GeoGen: Geometry-Aware Generative Modeling via Signed Distance Functions
Salvatore Esposito, Qingshan Xu, Kacper Kania, Charlie Hewitt, Octave Mariotti, Lohit Petikam, Julien Valentin, Arno Onken, Oisin Mac Aodha
TL;DR
This paper addresses the challenge of generating high-quality 3D geometry from 2D images without extensive multi-view supervision by introducing GeoGen, an SDF-based generative model that replaces volume-density with a learned Signed Distance Function. GeoGen augments a triplane-based GAN architecture (inspired by EG3D) with an SDF network and a depth-consistency constraint, enforcing alignment between rendered depth and the SDF surface via a Laplace-based density transform. The approach yields more accurate surfaces and detailed meshes, validated against baselines on synthetic head datasets and ShapeNet Cars, and supported by quantitative 3D metrics and qualitative inversions.

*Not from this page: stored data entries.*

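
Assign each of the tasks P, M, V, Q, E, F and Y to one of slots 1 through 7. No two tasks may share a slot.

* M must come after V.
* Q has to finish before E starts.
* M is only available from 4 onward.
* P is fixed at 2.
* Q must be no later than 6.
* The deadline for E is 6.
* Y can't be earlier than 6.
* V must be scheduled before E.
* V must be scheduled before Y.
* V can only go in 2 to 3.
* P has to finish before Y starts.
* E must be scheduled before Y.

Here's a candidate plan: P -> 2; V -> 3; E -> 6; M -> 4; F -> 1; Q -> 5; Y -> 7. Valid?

Yes, all constraints hold

Y can't be earlier than 6 — holds.
The deadline for E is 6 — holds.
Q must be no later than 6 — holds.
E must be scheduled before Y — holds.
P is fixed at 2 — holds.
V must be scheduled before E — holds.
Q has to finish before E starts — holds.
M is only available from 4 onward — holds.
P has to finish before Y starts — holds.
No two tasks may share a slot — holds.
V must be scheduled before Y — holds.
M must come after V — holds.
V can only go in 2 to 3 — holds.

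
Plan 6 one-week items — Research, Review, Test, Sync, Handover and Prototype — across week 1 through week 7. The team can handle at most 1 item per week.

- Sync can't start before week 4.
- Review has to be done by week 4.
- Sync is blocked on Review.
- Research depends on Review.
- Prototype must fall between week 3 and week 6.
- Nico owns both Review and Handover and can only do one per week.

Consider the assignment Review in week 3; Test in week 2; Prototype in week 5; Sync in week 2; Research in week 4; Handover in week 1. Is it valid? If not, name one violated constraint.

No — it violates: Sync can't start before week 4

Prototype must fall between week 3 and week 6 — holds.
Nico owns both Review and Handover and can only do one per week — holds.
Sync is blocked on Review — violated.
Research depends on Review — holds.
The team can handle at most 1 item per week — violated.
Sync can't start before week 4 — violated.
Review has to be done by week 4 — holds.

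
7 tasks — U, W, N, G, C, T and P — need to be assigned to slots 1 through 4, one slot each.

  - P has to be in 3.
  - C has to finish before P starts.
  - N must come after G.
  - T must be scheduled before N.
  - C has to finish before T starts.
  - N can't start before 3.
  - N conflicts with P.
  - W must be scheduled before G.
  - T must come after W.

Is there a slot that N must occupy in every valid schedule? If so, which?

4

N's window is 3–4.
P is fixed at 3, and N can't share a slot with P.
So N must be 4.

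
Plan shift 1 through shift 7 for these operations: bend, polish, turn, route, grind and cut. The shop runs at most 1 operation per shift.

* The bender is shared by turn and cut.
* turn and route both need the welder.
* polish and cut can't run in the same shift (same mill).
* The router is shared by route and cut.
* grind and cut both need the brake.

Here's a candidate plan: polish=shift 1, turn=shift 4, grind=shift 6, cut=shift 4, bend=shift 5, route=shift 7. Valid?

turn and route both need the welder — holds.
grind and cut both need the brake — holds.
The bender is shared by turn and cut — violated.
The shop runs at most 1 operation per shift — violated.
The router is shared by route and cut — holds.
polish and cut can't run in the same shift (same mill) — holds.

Invalid. The bender is shared by turn and cut.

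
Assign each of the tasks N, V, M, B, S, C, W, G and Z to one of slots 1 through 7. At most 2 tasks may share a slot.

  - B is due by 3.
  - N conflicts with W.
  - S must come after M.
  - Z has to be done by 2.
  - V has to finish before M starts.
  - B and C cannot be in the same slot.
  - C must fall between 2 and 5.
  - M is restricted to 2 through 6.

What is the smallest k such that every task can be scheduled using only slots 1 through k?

The precedence chain requires at least 3 distinct slots.
With at most 2 per slot and 9 tasks, at least 5 slots are needed.
5 works (last occupied slot: 5): for example B in 1; N in 3; M in 3; Z in 1; C in 2; G in 5; S in 4; W in 4; V in 2.

5 slots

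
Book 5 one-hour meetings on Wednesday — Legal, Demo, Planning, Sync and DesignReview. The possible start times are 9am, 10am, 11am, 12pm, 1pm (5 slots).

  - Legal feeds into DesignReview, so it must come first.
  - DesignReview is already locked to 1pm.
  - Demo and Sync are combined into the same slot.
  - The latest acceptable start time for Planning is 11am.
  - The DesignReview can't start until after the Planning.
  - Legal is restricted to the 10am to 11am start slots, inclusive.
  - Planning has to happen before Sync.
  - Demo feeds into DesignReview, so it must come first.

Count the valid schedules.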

A synthetic 360-degree head dataset is presented to enable robust 3D evaluation, underscoring GeoGen's potential for realistic 3D content creation in animation, gaming, and VR.
Abstract
We introduce a new generative approach for synthesizing 3D geometry and images from single-view collections. Most existing approaches predict volumetric density to render multi-view consistent images. By employing volumetric rendering using neural radiance fields, they inherit a key limitation: the generated geometry is noisy and unconstrained, limiting the quality and utility of the output meshes. To address this issue, we propose GeoGen, a new SDF-based 3D generative model trained in an end-to-end manner. Initially, we reinterpret the volumetric density as a Signed Distance Function (SDF). This allows us to introduce useful priors to generate valid meshes. However, those priors prevent the generative model from learning details, limiting the applicability of the method to real-world scenarios. To alleviate that problem, we make the transformation learnable and constrain the rendered depth map to be consistent with the zero-level set of the SDF. Through the lens of adversarial training, we encourage the network to produce higher fidelity details on the output meshes. For evaluation, we introduce a synthetic dataset of human avatars captured from 360-degree camera angles, to overcome the challenges presented by real-world datasets, which often lack 3D consistency and do not cover all camera angles. Our experiments on multiple datasets show that GeoGen produces visually and quantitatively better geometry than the previous generative models based on neural radiance fields.